Meutya juga mengutip peringatan dari para ahli kesehatan mengenai pengaruh konten berdurasi pendek, yang marak di ruang digital, terhadap kemampuan kognitif. Paparan konten-konten cepat saji tersebut diduga memengaruhi rentang perhatian dan daya ingat terhadap materi yang lebih panjang.
“Katanya para ahli kesehatan, time span ingatan manusia juga menjadi agak sulit untuk menerima bahan yang panjang,” ujarnya. Hal ini menunjukkan bahwa dampak teknologi digital tidak hanya bersifat psikologis, tetapi juga neurologis, mengubah cara otak memproses informasi.
Baca Juga:
Redefinisi Literasi Digital: Dari Basa-basi ke Aksi Konkret
Menanggapi kompleksitas tantangan ini, Menkominfo mendorong para pegiat, termasuk Relawan Teknologi Informasi dan Komunikasi (RTIK), untuk mengembangkan metode yang lebih kreatif dalam meningkatkan literasi digital masyarakat. Pendekatan konvensional dinilai sudah tidak memadai.
“Karena enggak cukup lagi mengatakan ‘nyalakan internet, gunakan secara bijak’,” tegas Meutya.

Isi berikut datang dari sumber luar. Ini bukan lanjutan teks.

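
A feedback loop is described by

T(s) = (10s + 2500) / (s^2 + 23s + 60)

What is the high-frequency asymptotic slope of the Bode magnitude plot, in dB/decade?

Each pole contributes −20 dB/decade at high frequency; each zero contributes +20 dB/decade.
Net: 1 zero(s) − 2 pole(s) → -20 dB/decade.

-20 dB/decade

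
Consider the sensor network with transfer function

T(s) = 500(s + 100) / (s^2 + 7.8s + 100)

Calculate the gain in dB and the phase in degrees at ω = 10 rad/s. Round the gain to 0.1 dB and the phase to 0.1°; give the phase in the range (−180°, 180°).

56.2 dB, -84.3°

At s = jω = j10:
zero (s+100): 100 + j10 → |·| = √(100²+10²) = √10100 ≈ 100.5, ∠ = arctan(10/100) ≈ 5.71°
quadratic: (j10)² + 7.8·j10 + 100 = 0 + j78 → |·| ≈ 78, ∠ ≈ 90.00°
|T| = 500 · 100.5 / 78 ≈ 644.23
Gain = 20 log₁₀(644.23) ≈ 56.18 dB
∠T = 5.71° − 90.00° = -84.29°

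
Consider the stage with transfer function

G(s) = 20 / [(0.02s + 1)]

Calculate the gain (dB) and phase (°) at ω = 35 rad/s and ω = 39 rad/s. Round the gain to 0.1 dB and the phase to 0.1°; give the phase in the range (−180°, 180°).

ω = 35: 24.3 dB, -35.0°; ω = 39: 24.0 dB, -38.0°

At ω = 35 rad/s:
pole (1 + j35·0.02) = 1 + j0.7 → |·| ≈ 1.2207, ∠ ≈ 34.99°
|G| = 20 · 1 / (1.2207) ≈ 16.384
Gain = 20 log₁₀(16.384) ≈ 24.29 dB
∠G = (0°) − (34.99°) = -34.99°

At ω = 39 rad/s:
pole (1 + j39·0.02) = 1 + j0.78 → |·| ≈ 1.2682, ∠ ≈ 37.95°
|G| = 20 · 1 / (1.2682) ≈ 15.77
Gain = 20 log₁₀(15.77) ≈ 23.96 dB
∠G = (0°) − (37.95°) = -37.95°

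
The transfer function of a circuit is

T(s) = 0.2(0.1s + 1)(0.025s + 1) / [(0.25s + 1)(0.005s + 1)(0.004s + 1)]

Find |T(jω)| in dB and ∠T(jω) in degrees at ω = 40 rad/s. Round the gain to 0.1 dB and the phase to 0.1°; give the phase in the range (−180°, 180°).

At ω = 40 rad/s:
zero (1 + j40·0.1) = 1 + j4 → |·| ≈ 4.1231, ∠ ≈ 75.96°
zero (1 + j40·0.025) = 1 + j1 → |·| ≈ 1.4142, ∠ ≈ 45.00°
pole (1 + j40·0.25) = 1 + j10 → |·| ≈ 10.05, ∠ ≈ 84.29°
pole (1 + j40·0.005) = 1 + j0.2 → |·| ≈ 1.0198, ∠ ≈ 11.31°
pole (1 + j40·0.004) = 1 + j0.16 → |·| ≈ 1.0127, ∠ ≈ 9.09°
|T| = 0.2 · 4.1231 · 1.4142 / (10.05 · 1.0198 · 1.0127) ≈ 0.11236
Gain = 20 log₁₀(0.11236) ≈ -18.99 dB
∠T = (75.96° + 45.00°) − (84.29° + 11.31° + 9.09°) = 16.27°

-19.0 dB, 16.3°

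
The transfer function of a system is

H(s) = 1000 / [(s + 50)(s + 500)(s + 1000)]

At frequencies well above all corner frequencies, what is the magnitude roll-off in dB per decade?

-60 dB/decade

Each pole contributes −20 dB/decade at high frequency; each zero contributes +20 dB/decade.
Net: 0 zero(s) − 3 pole(s) → -60 dB/decade.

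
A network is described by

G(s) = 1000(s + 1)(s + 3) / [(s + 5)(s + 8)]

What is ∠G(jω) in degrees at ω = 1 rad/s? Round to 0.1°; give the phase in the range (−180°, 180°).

At s = jω = j1:
zero (s+1): 1 + j1 → |·| = √(1²+1²) = √2 ≈ 1.4142, ∠ = arctan(1/1) ≈ 45.00°
zero (s+3): 3 + j1 → |·| = √(3²+1²) = √10 ≈ 3.1623, ∠ = arctan(1/3) ≈ 18.43°
pole (s+5): 5 + j1 → |·| = √(5²+1²) = √26 ≈ 5.099, ∠ = arctan(1/5) ≈ 11.31°
pole (s+8): 8 + j1 → |·| = √(8²+1²) = √65 ≈ 8.0623, ∠ = arctan(1/8) ≈ 7.13°
∠G = 63.43° − 18.44° = 44.99°

45.0°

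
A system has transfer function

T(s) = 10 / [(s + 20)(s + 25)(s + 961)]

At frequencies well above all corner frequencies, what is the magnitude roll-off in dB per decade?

Each pole contributes −20 dB/decade at high frequency; each zero contributes +20 dB/decade.
Net: 0 zero(s) − 3 pole(s) → -60 dB/decade.

-60 dB/decade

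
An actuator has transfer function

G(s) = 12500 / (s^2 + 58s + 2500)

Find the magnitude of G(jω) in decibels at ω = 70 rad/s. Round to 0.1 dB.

At s = jω = j70:
quadratic: (j70)² + 58·j70 + 2500 = -2400 + j4060 → |·| ≈ 4716.3, ∠ ≈ 120.59°
|G| = 12500 / 4716.3 ≈ 2.6504
Gain = 20 log₁₀(2.6504) ≈ 8.47 dB

8.5 dB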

Literasi digital harus bergerak melampaui slogan dan masuk ke dalam penyediaan konten-konten edukatif yang relevan dengan ancaman aktual.
Sebagai contoh, dia menyebutkan pentingnya konten yang mengajarkan cara mengenali hoaks dan berbagai modus penipuan digital yang terus berevolusi. Kejahatan siber berkembang sangat dinamis, sehingga materi edukasi juga harus terus diperbarui.
“Karena orang itu melakukan kejahatan penipuan digital itu hari per hari ilmunya berbeda-beda. Kita baru tahu ilmu penipuan ini, mereka sudah nipu dengan cara lainnya. Nah ini yang memang harus kita redefinisi agar literasinya tidak seperti basa-basi,” papar Meutya.
Pendekatan proaktif dan preventif semacam ini sejalan dengan upaya melindungi masyarakat di tengah maraknya layanan digital, termasuk keuangan. Seperti halnya pentingnya kehati-hatian dalam menggunakan dompet digital terpadu, kesadaran akan keamanan dan batasan penggunaan platform media sosial juga mutlak diperlukan.
Imbauan untuk kontrol diri di ruang digital ini juga relevan dalam konteks perkembangan kecerdasan buatan (AI) yang masif. Penggunaan teknologi AI yang tidak terkendali berpotensi menimbulkan ketergantungan baru. Literasi digital yang kuat menjadi benteng utama untuk mencegah hal tersebut, sekaligus memastikan masyarakat dapat memanfaatkan kemajuan teknologi, seperti yang terjadi pada platform AI generatif tertentu, secara sehat dan produktif.
Pesan Menkominfo ini pada intinya mengajak seluruh pemangku kepentingan untuk bersama-sama membangun ekosistem digital Indonesia yang tidak hanya cerdas secara teknologi, tetapi juga sehat secara mental dan sosial. Literasi menjadi kunci untuk mengubah pengguna dari sekadar konsumen pasif menjadi individu yang kritis, mampu mengendalikan teknologi, dan melindungi diri serta keluarganya dari dampak negatifnya.